Public health officials are using White House talking points in trying to calm fears over a potential Ebola outbreak in the United States, says Texas Sen. Ted Cruz.
Like many of his fellow Republicans and a growing number of Democrats, Cruz wants a travel ban imposed on people leaving three West African countries currently dealing with Ebola outbreaks.
“The Obama White House is digging in not listening to the voices of common sense coming from both sides of the aisle,” Cruz said Sunday on CNN’s “State of the Union.”
Dr. Tom Frieden, director of the Centers for Disease Control and Prevention, argues that a travel ban would only hurt the effort because the United States would lose track of who is flying into the United States. And people might even try to sneak across U.S. border with Mexico to get in, he testified before a congressional committee last week.

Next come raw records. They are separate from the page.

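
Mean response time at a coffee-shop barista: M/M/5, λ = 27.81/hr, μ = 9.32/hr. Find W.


a = 2.9839; ρ = 0.5968; P₀ = 0.047493
Lq = P₀·a^c·ρ/(c!(1−ρ)²) = 0.34364
Wq = Lq/λ = 0.34364/27.81 = 0.01236 hr
W = Wq + 1/μ = 0.01236 + 0.10730 = 0.11965 hr

Final: 0.11965 hr


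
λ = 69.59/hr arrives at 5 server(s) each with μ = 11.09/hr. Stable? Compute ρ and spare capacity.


Total capacity cμ = 5·11.09 = 55.45/hr
ρ = λ/(cμ) = 69.59/55.45 = 1.2550
Stable ⇔ ρ < 1: NO
Spare capacity = cμ − λ = 55.45 − 69.59 = -14.14/hr

Final: ρ = 1.2550; unstable; margin = -14.14/hr


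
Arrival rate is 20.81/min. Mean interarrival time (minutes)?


Mean interarrival time = 1/λ = 1/20.81 minute = 0.04805 minute
In minutes: 0.04805 × 1 = 0.04805 min

Final: 0.04805 min


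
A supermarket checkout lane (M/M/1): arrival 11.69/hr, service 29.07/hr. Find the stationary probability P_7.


ρ = 11.69/29.07 = 0.4021
P_n = (1−ρ)·ρ^n = (1 − 0.4021)·0.4021^7 = 0.5979·0.001701 = 0.001017

Final: 0.001017


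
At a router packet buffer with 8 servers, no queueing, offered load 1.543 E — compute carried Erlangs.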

Cruz told CNN that excuse doesn’t make any sense. Thomas Eric Duncan, the Liberian national who had the first case of Ebola diagnosed inside the United States, evaded those screening techniques when he lied on a questionnaire, Cruz said.

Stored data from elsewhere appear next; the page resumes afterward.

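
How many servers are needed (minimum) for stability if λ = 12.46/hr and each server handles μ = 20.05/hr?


Stability requires cμ > λ ⇔ c > λ/μ.
λ/μ = 12.46/20.05 = 0.6214
Minimum integer c = ⌊0.6214⌋ + 1 = 1
Check: 1·20.05 = 20.05 > 12.46, while 0·20.05 = 0.00 ≤ 12.46

Final: 1 servers


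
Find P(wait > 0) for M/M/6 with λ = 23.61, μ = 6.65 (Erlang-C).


a = λ/μ = 3.5504; ρ = a/6 = 0.5917
P₀ = 0.027437 (from M/M/c formula)
C(c,a) = [a^c/(c!(1−ρ))]·P₀ = [2002.83905/(720·0.4083)]·0.027437
= 6.81342·0.027437 = 0.186942

Final: 0.186942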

Cruz also said that a travel ban would not prevent aid workers from flying into affected countries to help.
Cruz also said he is unimpressed with President Barack Obama’s choice of an “Ebola czar,” political operative Ron Klain
“We should be less concerned about giving the public the feeling that the government is on top of this and more concerned about the government actually being on top of it,” Cruz said.